Prof. Dr. Bernd Ruping welcomed all those present, opened the symposium, and asked the central questions that the research group "Welcome to the Jungle! wanted to share with a broad specialist audience and with a high level of participation from the student body:
What framework conditions make theatrical educational work possible in a transnational context?
Which methods can be helpful to us?
How is an international discourse on aesthetic phenomena possible?
In the first part of the day, four keynote lectures offered an introduction to the discourse, moderated and accompanied by Harald Volker Sommer, co-founder of the research group and former director of the TPZ Lingen and the European Theatre House.
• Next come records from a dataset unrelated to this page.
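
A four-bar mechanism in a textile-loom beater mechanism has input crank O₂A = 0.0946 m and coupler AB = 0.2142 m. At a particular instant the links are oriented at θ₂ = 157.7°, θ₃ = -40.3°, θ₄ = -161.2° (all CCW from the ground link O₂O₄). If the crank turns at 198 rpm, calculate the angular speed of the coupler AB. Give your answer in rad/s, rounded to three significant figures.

7.02

ω₂ = 20.73 rad/s (from 198 rpm).
Differentiating the loop-closure r₂e^{iθ₂}+r₃e^{iθ₃}=r₁+r₄e^{iθ₄} gives r₂ω₂e^{iθ₂}+r₃ω₃e^{iθ₃}=r₄ω₄e^{iθ₄}.
Eliminating the other unknown: ω₃ = r₂ω₂ sin(θ₄−θ₂) / [r₃ sin(θ₃−θ₄)].
Numerator sine = +0.65738; denominator sine = +0.85806.
Result = 0.0946·20.73·(+0.65738) / (0.2142·(+0.85806)) = +7.0155 rad/s; magnitude 7.0155 rad/s.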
The following impulses were the basis for further discussions:
Theatre Pedagogy as a Hybrid Discipline (Helen Meyer)
How is it possible to facilitate an international discourse on aesthetic phenomena in theatre pedagogy? How should a future education react to this?
Blind spots (Uta Plathe)
How do we make blind spots visible? Which methods and formats promote a process of transformation that can help shape individual and/or social changes?
"The radically foreign" (Lutz Pickardt)
How can we allow the "radical stranger" to happen? How do we discover our own "foreign" within ourselves?
Politics vs. aesthetics (Christel Gbaguidi)
How can the politically necessary be combined with one's own aesthetic will and confronted with one another? How to develop methods and languages for this?
In the second part of the symposium, Benjamin Häring, lecturer for special tasks at the Institut für Theaterpädagogik Lingen, opened an OPEN SPACE in which the themes developed from previous discourses were discussed more widely. At the end of the conference, the research group agreed that the results should be evaluated in the future and that the work should be continued.